Figure 1. A quote from the VSI project's report, p.30
Another found good practice is the “SMART Volunteering for Female Migrants” project, which was carried out between January 2018 and December 2019 in collaboration between organizations from six European countries: Spain, Italy, Cyprus, Belgium, France and the United Kingdom. The SMART project is another example of targeting more vulnerable groups of persons, namely, migrant women. It was aimed at the development and implementation of innovative practices that will increase the participation of women in the socio-economic life of their receiving societies and support female migrant entrepreneurship. To achieve that, the project also involved voluntary CSOs/NGOs and organizations from the business sector, analyzing their experience. The inspiring success stories of the participants are available on the SMART’s website.
Speaking about labour market integration via volunteering, in 2016, a social-artistic NGO in the Belgian city of Ghent managed to organize volunteer work for 80 asylum seekers during summer festivals in and around the city. Because of such a success, this initiative was turned into a project called “Refu Interim”, which has become a part of Ghent’s strategy on integration. The Refu Interim helps refugees to find volunteer work in the cultural, social and leisure sectors. In her TED Talk “Bridging the gap between refugees and employers,” project coordinator Farah Laporte explains in detail Refu Interim’s work and discusses the benefits it brings to the local community, employers and newcomers.
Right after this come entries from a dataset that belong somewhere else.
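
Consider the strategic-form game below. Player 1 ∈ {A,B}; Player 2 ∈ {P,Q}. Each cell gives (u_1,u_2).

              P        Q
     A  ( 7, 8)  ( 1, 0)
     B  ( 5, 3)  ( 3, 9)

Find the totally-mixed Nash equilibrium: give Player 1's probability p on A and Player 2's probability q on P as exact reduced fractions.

P1 mixes 3/7 on A; P2 mixes 1/2 on P

P1 indiff ⇒ q·7+(1-q)·1 = q·5+(1-q)·3 ⇒ q(2) = (1-q)(2) ⇒ q = 1/2
P2 indiff ⇒ p·8+(1-p)·3 = p·0+(1-p)·9 ⇒ p(8) = (1-p)(6) ⇒ p = 3/7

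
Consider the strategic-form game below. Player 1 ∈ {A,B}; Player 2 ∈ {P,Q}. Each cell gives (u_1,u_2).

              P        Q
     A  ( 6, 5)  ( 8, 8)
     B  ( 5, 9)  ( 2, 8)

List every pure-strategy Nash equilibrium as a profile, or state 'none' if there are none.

Nash profiles: (A,Q)

(A,P): not NE [P2→Q gives 8>5]
(A,Q): NE
(B,P): not NE [P1→A gives 6>5]
(B,Q): not NE [P1→A gives 8>2; P2→P gives 9>8]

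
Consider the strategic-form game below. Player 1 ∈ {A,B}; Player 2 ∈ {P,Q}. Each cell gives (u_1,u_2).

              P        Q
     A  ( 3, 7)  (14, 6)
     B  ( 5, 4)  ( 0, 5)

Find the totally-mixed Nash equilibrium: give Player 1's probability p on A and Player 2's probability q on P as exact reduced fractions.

P1 mixes 1/2 on A; P2 mixes 7/8 on P

P1 indiff ⇒ q·3+(1-q)·14 = q·5+(1-q)·0 ⇒ q(-2) = (1-q)(-14) ⇒ q = 7/8
P2 indiff ⇒ p·7+(1-p)·4 = p·6+(1-p)·5 ⇒ p(1) = (1-p)(1) ⇒ p = 1/2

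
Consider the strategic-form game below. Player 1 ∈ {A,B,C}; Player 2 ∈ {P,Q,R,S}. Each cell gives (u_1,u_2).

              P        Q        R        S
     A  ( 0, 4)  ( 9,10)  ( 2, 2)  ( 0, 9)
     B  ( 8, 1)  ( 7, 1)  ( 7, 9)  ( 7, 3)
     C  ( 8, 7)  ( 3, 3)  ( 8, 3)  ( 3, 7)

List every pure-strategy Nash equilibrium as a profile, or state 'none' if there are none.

Nash profiles: (A,Q), (C,P)

(A,P): not NE [P1→C gives 8>0; P2→Q gives 10>4]
(A,Q): NE
(A,R): not NE [P1→C gives 8>2; P2→Q gives 10>2]
(A,S): not NE [P1→B gives 7>0; P2→Q gives 10>9]
(B,P): not NE [P2→R gives 9>1]
(B,Q): not NE [P1→A gives 9>7; P2→R gives 9>1]
(B,R): not NE [P1→C gives 8>7]
(B,S): not NE [P2→R gives 9>3]
(C,P): NE
(C,Q): not NE [P1→A gives 9>3; P2→S gives 7>3]
(C,R): not NE [P2→S gives 7>3]
(C,S): not NE [P1→B gives 7>3]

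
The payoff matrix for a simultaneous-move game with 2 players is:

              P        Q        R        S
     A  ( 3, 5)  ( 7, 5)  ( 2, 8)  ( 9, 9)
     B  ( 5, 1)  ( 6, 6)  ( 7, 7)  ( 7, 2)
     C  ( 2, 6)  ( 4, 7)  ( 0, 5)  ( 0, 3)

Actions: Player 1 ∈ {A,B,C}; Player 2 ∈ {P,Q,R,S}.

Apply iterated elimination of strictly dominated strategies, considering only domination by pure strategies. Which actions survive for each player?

IESDS → P1:{A,B} P2:{R,S}

P1 drop C (A beats it: P:3>2 Q:7>4 R:2>0 S:9>0)
P2 drop P (R beats it: A:8>5 B:7>1)
P2 drop Q (R beats it: A:8>5 B:7>6)
P1→{A,B} P2→{R,S}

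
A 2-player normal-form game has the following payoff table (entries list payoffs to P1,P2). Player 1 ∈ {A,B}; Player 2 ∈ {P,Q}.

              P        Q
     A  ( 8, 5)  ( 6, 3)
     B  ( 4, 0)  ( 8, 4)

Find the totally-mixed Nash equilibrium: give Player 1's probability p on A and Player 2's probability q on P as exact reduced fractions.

(p,q) = (2/3, 1/3)

P1 indiff ⇒ q·8+(1-q)·6 = q·4+(1-q)·8 ⇒ q(4) = (1-q)(2) ⇒ q = 1/3
P2 indiff ⇒ p·5+(1-p)·0 = p·3+(1-p)·4 ⇒ p(2) = (1-p)(4) ⇒ p = 2/3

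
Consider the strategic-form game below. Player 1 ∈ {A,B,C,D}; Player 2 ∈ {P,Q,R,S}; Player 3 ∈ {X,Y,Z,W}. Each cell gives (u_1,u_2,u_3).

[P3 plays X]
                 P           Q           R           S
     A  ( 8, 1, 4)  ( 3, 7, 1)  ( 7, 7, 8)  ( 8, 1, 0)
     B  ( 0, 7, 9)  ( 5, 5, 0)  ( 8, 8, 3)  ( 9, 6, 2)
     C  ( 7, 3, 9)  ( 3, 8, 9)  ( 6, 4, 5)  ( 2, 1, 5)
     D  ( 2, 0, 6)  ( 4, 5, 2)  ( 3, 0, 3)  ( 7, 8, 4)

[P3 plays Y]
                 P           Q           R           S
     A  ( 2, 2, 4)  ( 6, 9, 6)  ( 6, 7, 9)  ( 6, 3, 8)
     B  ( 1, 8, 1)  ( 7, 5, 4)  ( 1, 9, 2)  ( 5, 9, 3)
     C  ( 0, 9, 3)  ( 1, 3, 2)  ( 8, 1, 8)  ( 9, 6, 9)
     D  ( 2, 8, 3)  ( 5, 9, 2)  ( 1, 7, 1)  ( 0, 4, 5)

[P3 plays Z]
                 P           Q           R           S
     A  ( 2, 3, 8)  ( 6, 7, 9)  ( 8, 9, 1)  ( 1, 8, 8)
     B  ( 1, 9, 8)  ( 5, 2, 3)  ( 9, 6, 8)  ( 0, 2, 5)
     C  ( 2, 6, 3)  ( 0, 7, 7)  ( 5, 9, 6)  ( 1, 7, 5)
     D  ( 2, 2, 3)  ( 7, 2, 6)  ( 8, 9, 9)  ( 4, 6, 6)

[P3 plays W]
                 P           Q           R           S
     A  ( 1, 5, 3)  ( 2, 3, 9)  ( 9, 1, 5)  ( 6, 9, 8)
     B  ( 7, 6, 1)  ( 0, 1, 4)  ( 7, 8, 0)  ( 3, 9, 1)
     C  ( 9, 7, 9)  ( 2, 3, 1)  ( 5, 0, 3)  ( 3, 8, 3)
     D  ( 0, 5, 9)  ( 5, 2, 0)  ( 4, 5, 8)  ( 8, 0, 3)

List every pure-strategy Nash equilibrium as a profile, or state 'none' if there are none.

(A,P,X): not NE [P2→R gives 7>1; P3→Z gives 8>4]
(A,P,Y): not NE [P2→Q gives 9>2; P3→Z gives 8>4]
(A,P,Z): not NE [P2→R gives 9>3]
(A,P,W): not NE [P1→C gives 9>1; P2→S gives 9>5; P3→Z gives 8>3]
(A,Q,X): not NE [P1→B gives 5>3; P3→W gives 9>1]
(A,Q,Y): not NE [P1→B gives 7>6; P3→W gives 9>6]
(A,Q,Z): not NE [P1→D gives 7>6; P2→R gives 9>7]
(A,Q,W): not NE [P1→D gives 5>2; P2→S gives 9>3]
(A,R,X): not NE [P1→B gives 8>7; P3→Y gives 9>8]
(A,R,Y): not NE [P1→C gives 8>6; P2→Q gives 9>7]
(A,R,Z): not NE [P1→B gives 9>8; P3→Y gives 9>1]
(A,R,W): not NE [P2→S gives 9>1; P3→Y gives 9>5]
(A,S,X): not NE [P1→B gives 9>8; P2→R gives 7>1; P3→W gives 8>0]
(A,S,Y): not NE [P1→C gives 9>6; P2→Q gives 9>3]
(A,S,Z): not NE [P1→D gives 4>1; P2→R gives 9>8]
(A,S,W): not NE [P1→D gives 8>6]
(B,P,X): not NE [P1→A gives 8>0; P2→R gives 8>7]
(B,P,Y): not NE [P1→D gives 2>1; P2→S gives 9>8; P3→X gives 9>1]
(B,P,Z): not NE [P1→D gives 2>1; P3→X gives 9>8]
(B,P,W): not NE [P1→C gives 9>7; P2→S gives 9>6; P3→X gives 9>1]
(B,Q,X): not NE [P2→R gives 8>5; P3→W gives 4>0]
(B,Q,Y): not NE [P2→S gives 9>5]
(B,Q,Z): not NE [P1→D gives 7>5; P2→P gives 9>2; P3→W gives 4>3]
(B,Q,W): not NE [P1→D gives 5>0; P2→S gives 9>1]
(B,R,X): not NE [P3→Z gives 8>3]
(B,R,Y): not NE [P1→C gives 8>1; P3→Z gives 8>2]
(B,R,Z): not NE [P2→P gives 9>6]
(B,R,W): not NE [P1→A gives 9>7; P2→S gives 9>8; P3→Z gives 8>0]
(B,S,X): not NE [P2→R gives 8>6; P3→Z gives 5>2]
(B,S,Y): not NE [P1→C gives 9>5; P3→Z gives 5>3]
(B,S,Z): not NE [P1→D gives 4>0; P2→P gives 9>2]
(B,S,W): not NE [P1→D gives 8>3; P3→Z gives 5>1]
(C,P,X): not NE [P1→A gives 8>7; P2→Q gives 8>3]
(C,P,Y): not NE [P1→D gives 2>0; P3→W gives 9>3]
(C,P,Z): not NE [P2→R gives 9>6; P3→W gives 9>3]
(C,P,W): not NE [P2→S gives 8>7]
(C,Q,X): not NE [P1→B gives 5>3]
(C,Q,Y): not NE [P1→B gives 7>1; P2→P gives 9>3; P3→X gives 9>2]
(C,Q,Z): not NE [P1→D gives 7>0; P2→R gives 9>7; P3→X gives 9>7]
(C,Q,W): not NE [P1→D gives 5>2; P2→S gives 8>3; P3→X gives 9>1]
(C,R,X): not NE [P1→B gives 8>6; P2→Q gives 8>4; P3→Y gives 8>5]
(C,R,Y): not NE [P2→P gives 9>1]
(C,R,Z): not NE [P1→B gives 9>5; P3→Y gives 8>6]
(C,R,W): not NE [P1→A gives 9>5; P2→S gives 8>0; P3→Y gives 8>3]
(C,S,X): not NE [P1→B gives 9>2; P2→Q gives 8>1; P3→Y gives 9>5]
(C,S,Y): not NE [P2→P gives 9>6]
(C,S,Z): not NE [P1→D gives 4>1; P2→R gives 9>7; P3→Y gives 9>5]
(C,S,W): not NE [P1→D gives 8>3; P3→Y gives 9>3]
(D,P,X): not NE [P1→A gives 8>2; P2→S gives 8>0; P3→W gives 9>6]
(D,P,Y): not NE [P2→Q gives 9>8; P3→W gives 9>3]
(D,P,Z): not NE [P2→R gives 9>2; P3→W gives 9>3]
(D,P,W): not NE [P1→C gives 9>0]
(D,Q,X): not NE [P1→B gives 5>4; P2→S gives 8>5; P3→Z gives 6>2]
(D,Q,Y): not NE [P1→B gives 7>5; P3→Z gives 6>2]
(D,Q,Z): not NE [P2→R gives 9>2]
(D,Q,W): not NE [P2→R gives 5>2; P3→Z gives 6>0]
(D,R,X): not NE [P1→B gives 8>3; P2→S gives 8>0; P3→Z gives 9>3]
(D,R,Y): not NE [P1→C gives 8>1; P2→Q gives 9>7; P3→Z gives 9>1]
(D,R,Z): not NE [P1→B gives 9>8]
(D,R,W): not NE [P1→A gives 9>4; P3→Z gives 9>8]
(D,S,X): not NE [P1→B gives 9>7; P3→Z gives 6>4]
(D,S,Y): not NE [P1→C gives 9>0; P2→Q gives 9>4; P3→Z gives 6>5]
(D,S,Z): not NE [P2→R gives 9>6]
(D,S,W): not NE [P2→R gives 5>0; P3→Z gives 6>3]

Equilibria: none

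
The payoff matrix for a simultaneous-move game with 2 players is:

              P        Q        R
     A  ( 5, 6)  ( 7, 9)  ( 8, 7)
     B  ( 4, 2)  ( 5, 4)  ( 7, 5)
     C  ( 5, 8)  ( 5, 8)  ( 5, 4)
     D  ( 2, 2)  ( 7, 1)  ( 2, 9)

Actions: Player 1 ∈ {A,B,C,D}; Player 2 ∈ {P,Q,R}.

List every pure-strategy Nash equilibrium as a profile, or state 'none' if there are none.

(A,P): not NE [P2→Q gives 9>6]
(A,Q): NE
(A,R): not NE [P2→Q gives 9>7]
(B,P): not NE [P1→C gives 5>4; P2→R gives 5>2]
(B,Q): not NE [P1→D gives 7>5; P2→R gives 5>4]
(B,R): not NE [P1→A gives 8>7]
(C,P): NE
(C,Q): not NE [P1→D gives 7>5]
(C,R): not NE [P1→A gives 8>5; P2→Q gives 8>4]
(D,P): not NE [P1→C gives 5>2; P2→R gives 9>2]
(D,Q): not NE [P2→R gives 9>1]
(D,R): not NE [P1→A gives 8>2]

Nash profiles: (A,Q), (C,P)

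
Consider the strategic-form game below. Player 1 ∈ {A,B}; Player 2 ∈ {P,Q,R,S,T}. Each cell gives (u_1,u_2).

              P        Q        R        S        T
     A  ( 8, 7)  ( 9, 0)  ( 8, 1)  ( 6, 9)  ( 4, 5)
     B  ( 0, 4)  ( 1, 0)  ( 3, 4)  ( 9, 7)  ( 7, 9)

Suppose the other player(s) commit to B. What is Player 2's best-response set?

argmax u_2 = {T}

u_2(P vs B) = 4
u_2(Q vs B) = 0
u_2(R vs B) = 4
u_2(S vs B) = 7
u_2(T vs B) = 9
max payoff 9 at {T}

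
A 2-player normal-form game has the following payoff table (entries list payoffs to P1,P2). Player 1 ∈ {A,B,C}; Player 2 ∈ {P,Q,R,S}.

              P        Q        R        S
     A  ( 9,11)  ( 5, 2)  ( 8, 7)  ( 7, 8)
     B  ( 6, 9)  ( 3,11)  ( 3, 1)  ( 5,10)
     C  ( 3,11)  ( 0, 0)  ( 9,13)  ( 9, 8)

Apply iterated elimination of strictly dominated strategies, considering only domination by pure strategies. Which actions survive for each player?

P1 drop B (A beats it: P:9>6 Q:5>3 R:8>3 S:7>5)
P2 drop Q (P beats it: A:11>2 C:11>0)
P2 drop S (P beats it: A:11>8 C:11>8)
P1→{A,C} P2→{P,R}

IESDS → P1:{A,C} P2:{P,R}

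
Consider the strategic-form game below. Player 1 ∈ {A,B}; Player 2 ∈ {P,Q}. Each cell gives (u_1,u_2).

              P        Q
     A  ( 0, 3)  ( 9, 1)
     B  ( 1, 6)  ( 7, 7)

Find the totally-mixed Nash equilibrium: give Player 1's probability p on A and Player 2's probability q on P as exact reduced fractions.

p=1/3, q=2/3

P1 indiff ⇒ q·0+(1-q)·9 = q·1+(1-q)·7 ⇒ q(-1) = (1-q)(-2) ⇒ q = 2/3
P2 indiff ⇒ p·3+(1-p)·6 = p·1+(1-p)·7 ⇒ p(2) = (1-p)(1) ⇒ p = 1/3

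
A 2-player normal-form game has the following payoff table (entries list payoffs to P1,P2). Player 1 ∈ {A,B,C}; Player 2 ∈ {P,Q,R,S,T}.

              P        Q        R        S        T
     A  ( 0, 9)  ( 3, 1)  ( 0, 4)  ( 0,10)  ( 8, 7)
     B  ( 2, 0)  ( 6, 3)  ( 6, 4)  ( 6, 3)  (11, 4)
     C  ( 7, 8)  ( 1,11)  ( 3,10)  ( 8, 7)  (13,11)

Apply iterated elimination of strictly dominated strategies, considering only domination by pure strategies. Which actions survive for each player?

P1 drop A (B beats it: P:2>0 Q:6>3 R:6>0 S:6>0 T:11>8)
P2 drop P (Q beats it: B:3>0 C:11>8)
P2 drop S (R beats it: B:4>3 C:10>7)
P1→{B,C} P2→{Q,R,T}

IESDS → P1:{B,C} P2:{Q,R,T}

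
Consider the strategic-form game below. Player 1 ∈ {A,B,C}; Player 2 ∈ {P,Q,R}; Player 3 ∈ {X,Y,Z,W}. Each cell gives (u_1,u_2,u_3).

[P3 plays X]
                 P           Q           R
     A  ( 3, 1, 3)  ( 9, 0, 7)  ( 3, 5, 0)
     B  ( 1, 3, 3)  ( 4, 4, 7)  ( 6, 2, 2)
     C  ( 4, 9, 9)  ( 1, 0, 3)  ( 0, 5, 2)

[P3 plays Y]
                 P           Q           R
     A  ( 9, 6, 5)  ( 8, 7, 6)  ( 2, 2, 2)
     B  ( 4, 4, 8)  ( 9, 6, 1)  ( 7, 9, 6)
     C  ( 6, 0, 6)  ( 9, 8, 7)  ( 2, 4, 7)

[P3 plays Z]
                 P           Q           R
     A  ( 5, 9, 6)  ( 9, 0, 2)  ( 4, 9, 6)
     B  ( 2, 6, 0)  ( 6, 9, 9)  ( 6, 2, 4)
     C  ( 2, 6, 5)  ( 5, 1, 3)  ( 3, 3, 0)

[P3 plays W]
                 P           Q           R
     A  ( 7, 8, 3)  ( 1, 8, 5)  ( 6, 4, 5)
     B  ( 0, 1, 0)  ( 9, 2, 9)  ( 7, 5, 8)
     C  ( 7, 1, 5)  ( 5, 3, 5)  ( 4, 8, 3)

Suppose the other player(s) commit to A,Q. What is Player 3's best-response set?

u_3(X vs A,Q) = 7
u_3(Y vs A,Q) = 6
u_3(Z vs A,Q) = 2
u_3(W vs A,Q) = 5
max payoff 7 at {X}

BR_3 = {X}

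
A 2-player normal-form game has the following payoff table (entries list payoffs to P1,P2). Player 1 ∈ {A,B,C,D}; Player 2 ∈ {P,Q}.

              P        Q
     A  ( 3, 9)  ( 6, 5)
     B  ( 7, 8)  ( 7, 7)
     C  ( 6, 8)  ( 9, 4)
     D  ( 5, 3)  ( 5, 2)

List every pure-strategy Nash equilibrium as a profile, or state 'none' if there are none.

(A,P): not NE [P1→B gives 7>3]
(A,Q): not NE [P1→C gives 9>6; P2→P gives 9>5]
(B,P): NE
(B,Q): not NE [P1→C gives 9>7; P2→P gives 8>7]
(C,P): not NE [P1→B gives 7>6]
(C,Q): not NE [P2→P gives 8>4]
(D,P): not NE [P1→B gives 7>5]
(D,Q): not NE [P1→C gives 9>5; P2→P gives 3>2]

PSNE = {(B,P)}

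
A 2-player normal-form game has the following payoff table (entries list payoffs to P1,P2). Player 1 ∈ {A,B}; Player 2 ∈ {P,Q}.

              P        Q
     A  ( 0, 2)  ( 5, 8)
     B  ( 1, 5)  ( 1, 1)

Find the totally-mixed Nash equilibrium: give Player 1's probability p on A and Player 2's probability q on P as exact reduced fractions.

P1 indiff ⇒ q·0+(1-q)·5 = q·1+(1-q)·1 ⇒ q(-1) = (1-q)(-4) ⇒ q = 4/5
P2 indiff ⇒ p·2+(1-p)·5 = p·8+(1-p)·1 ⇒ p(-6) = (1-p)(-4) ⇒ p = 2/5

p=2/5, q=4/5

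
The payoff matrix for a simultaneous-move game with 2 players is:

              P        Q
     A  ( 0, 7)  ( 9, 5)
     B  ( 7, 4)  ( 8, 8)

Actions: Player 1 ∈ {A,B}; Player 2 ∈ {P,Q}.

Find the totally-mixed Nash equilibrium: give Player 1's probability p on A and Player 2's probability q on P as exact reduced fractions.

P1 mixes 2/3 on A; P2 mixes 1/8 on P

P1 indiff ⇒ q·0+(1-q)·9 = q·7+(1-q)·8 ⇒ q(-7) = (1-q)(-1) ⇒ q = 1/8
P2 indiff ⇒ p·7+(1-p)·4 = p·5+(1-p)·8 ⇒ p(2) = (1-p)(4) ⇒ p = 2/3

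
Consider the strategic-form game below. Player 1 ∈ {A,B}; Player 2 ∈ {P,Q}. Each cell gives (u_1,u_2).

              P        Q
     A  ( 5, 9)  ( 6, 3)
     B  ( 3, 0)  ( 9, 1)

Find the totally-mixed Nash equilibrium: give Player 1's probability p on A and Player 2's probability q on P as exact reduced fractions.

P1 indiff ⇒ q·5+(1-q)·6 = q·3+(1-q)·9 ⇒ q(2) = (1-q)(3) ⇒ q = 3/5
P2 indiff ⇒ p·9+(1-p)·0 = p·3+(1-p)·1 ⇒ p(6) = (1-p)(1) ⇒ p = 1/7

(p,q) = (1/7, 3/5)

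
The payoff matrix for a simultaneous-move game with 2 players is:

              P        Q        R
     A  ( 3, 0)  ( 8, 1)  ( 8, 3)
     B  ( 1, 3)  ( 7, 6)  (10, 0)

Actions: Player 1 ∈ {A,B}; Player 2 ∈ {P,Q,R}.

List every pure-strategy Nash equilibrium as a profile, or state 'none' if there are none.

Equilibria: none

(A,P): not NE [P2→R gives 3>0]
(A,Q): not NE [P2→R gives 3>1]
(A,R): not NE [P1→B gives 10>8]
(B,P): not NE [P1→A gives 3>1; P2→Q gives 6>3]
(B,Q): not NE [P1→A gives 8>7]
(B,R): not NE [P2→Q gives 6>0]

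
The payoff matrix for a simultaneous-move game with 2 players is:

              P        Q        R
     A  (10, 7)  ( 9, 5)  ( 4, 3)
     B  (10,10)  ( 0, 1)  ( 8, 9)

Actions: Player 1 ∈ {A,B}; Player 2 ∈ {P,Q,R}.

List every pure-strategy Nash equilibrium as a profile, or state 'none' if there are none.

Nash profiles: (A,P), (B,P)

(A,P): NE
(A,Q): not NE [P2→P gives 7>5]
(A,R): not NE [P1→B gives 8>4; P2→P gives 7>3]
(B,P): NE
(B,Q): not NE [P1→A gives 9>0; P2→P gives 10>1]
(B,R): not NE [P2→P gives 10>9]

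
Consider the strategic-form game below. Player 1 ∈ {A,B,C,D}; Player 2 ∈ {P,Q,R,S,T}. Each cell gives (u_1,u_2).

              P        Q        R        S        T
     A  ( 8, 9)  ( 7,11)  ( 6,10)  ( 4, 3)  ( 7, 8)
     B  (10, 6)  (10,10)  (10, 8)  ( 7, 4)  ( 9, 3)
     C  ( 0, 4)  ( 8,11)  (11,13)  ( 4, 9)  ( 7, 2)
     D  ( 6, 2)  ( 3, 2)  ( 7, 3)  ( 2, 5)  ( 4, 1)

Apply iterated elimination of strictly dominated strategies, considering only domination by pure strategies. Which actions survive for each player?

Remaining: P1:{B,C} P2:{Q,R}

P1 drop A (B beats it: P:10>8 Q:10>7 R:10>6 S:7>4 T:9>7)
P1 drop D (B beats it: P:10>6 Q:10>3 R:10>7 S:7>2 T:9>4)
P2 drop P (Q beats it: B:10>6 C:11>4)
P2 drop S (Q beats it: B:10>4 C:11>9)
P2 drop T (Q beats it: B:10>3 C:11>2)
P1→{B,C} P2→{Q,R}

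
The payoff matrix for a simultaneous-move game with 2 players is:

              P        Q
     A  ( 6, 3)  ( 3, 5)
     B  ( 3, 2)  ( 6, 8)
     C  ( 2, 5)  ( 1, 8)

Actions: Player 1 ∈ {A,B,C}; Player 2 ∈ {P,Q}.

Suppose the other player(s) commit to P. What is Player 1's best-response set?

argmax u_1 = {A}

u_1(A vs P) = 6
u_1(B vs P) = 3
u_1(C vs P) = 2
max payoff 6 at {A}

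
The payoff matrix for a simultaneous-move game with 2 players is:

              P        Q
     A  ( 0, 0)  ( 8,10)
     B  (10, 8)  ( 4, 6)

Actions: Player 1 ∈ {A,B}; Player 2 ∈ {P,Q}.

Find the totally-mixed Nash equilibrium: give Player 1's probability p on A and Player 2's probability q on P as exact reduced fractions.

p=1/6, q=2/7

P1 indiff ⇒ q·0+(1-q)·8 = q·10+(1-q)·4 ⇒ q(-10) = (1-q)(-4) ⇒ q = 2/7
P2 indiff ⇒ p·0+(1-p)·8 = p·10+(1-p)·6 ⇒ p(-10) = (1-p)(-2) ⇒ p = 1/6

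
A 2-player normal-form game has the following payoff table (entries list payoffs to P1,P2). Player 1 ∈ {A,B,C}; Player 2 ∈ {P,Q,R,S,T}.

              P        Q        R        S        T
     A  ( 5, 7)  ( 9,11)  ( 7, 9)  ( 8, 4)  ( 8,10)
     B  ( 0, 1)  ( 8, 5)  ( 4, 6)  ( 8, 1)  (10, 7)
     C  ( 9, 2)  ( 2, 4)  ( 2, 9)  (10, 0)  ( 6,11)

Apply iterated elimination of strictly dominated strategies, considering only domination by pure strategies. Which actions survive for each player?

Survivors P1:{A,B} P2:{Q,T}

P2 drop P (Q beats it: A:11>7 B:5>1 C:4>2)
P2 drop R (T beats it: A:10>9 B:7>6 C:11>9)
P2 drop S (Q beats it: A:11>4 B:5>1 C:4>0)
P1 drop C (A beats it: Q:9>2 T:8>6)
P1→{A,B} P2→{Q,T}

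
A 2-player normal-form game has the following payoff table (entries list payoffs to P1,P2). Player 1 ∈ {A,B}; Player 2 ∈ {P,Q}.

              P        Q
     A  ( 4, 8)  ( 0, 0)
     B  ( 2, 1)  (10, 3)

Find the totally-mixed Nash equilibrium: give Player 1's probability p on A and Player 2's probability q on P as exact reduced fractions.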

To conclude, volunteering activities provide migrants and refugees with benefits that are not always accessible for them in the general integration programs. Of course, volunteerism cannot serve as a basis for the state-run integration policies, but it can be a helpful additional practice, which provides a follow-up mechanism to introductory courses and fosters social inclusion of third-country nationals. Experience has shown that when feeling their help and participation is welcomed. Newcomers become agents of social change and active contributors to their new societies on the same level as native-born citizens. And not to forget, volunteerism has been already recognized as an effective tool for social inclusion and a helpful integration practice in many documents, including reports of the UN agencies and plans of action among different European institutions (e.g., in the EU Action Plan on Integration and Inclusion 2021-2027). Hopefully, in the upcoming years, projects related to migrant volunteerism will receive solid support from the EU and national governments, which will eventually lead to better integration results and actual inclusion.